De son côté, Gilles Moretton accuse son adversaire de se présenter uniquement pour prendre la lumière, après avoir « échoué lors des législatives de 2022 » dans la première circonscription du Val-de-Marne, lui, le conseiller départemental (DVD), sans avoir de véritable « programme de développement ni de vision claire pour le tennis français ». « Tout d’un coup il s’est dit qu’il allait venir s’occuper du tennis. Non, ce n’est pas comme ça que ça peut se passer, notre sport mérite mieux, il mérite des idées, juge le président. On a besoin d’un projet, pas d’être en permanence sur des attaques personnelles… »

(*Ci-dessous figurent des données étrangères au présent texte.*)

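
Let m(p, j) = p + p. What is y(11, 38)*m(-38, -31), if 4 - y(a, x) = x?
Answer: 2584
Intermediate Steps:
y(a, x) = 4 - x
m(p, j) = 2*p
y(11, 38)*m(-38, -31) = (4 - 1*38)*(2*(-38)) = (4 - 38)*(-76) = -34*(-76) = 2584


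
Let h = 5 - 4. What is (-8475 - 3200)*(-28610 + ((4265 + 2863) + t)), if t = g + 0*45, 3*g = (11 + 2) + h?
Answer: 752243600/3 ≈ 2.5075e+8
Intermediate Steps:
h = 1
g = 14/3 (g = ((11 + 2) + 1)/3 = (13 + 1)/3 = (⅓)*14 = 14/3 ≈ 4.6667)
t = 14/3 (t = 14/3 + 0*45 = 14/3 + 0 = 14/3 ≈ 4.6667)
(-8475 - 3200)*(-28610 + ((4265 + 2863) + t)) = (-8475 - 3200)*(-28610 + ((4265 + 2863) + 14/3)) = -11675*(-28610 + (7128 + 14/3)) = -11675*(-28610 + 21398/3) = -11675*(-64432/3) = 752243600/3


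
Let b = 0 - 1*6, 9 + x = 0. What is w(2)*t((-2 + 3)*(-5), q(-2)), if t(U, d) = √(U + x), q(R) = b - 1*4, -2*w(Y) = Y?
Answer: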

Reste à savoir si tout cela aura un impact sur le vote des présidents de clubs. Certains craignent que les affaires qui agitent la FFT soient le cadet de leurs soucis, ceux-ci étant surtout attentifs au financement de leurs infrastructures locales. « Les clubs sont globalement contents car il n’y a jamais eu autant d’argent dans leurs caisses, mais c’est grâce à Roland-Garros. Un autre président continuera cette politique, ça ne tient pas à la seule personne de M.Moretton, insiste Stéphane Thomann. En Alsace, pour parler de ce que je connais, les présidents de clubs ne sont pas dupes et commencent à comprendre la manière de diriger de M.Moretton. Maintenant, est-ce que ça suffira ? » Réponse dans un petit mois et demi.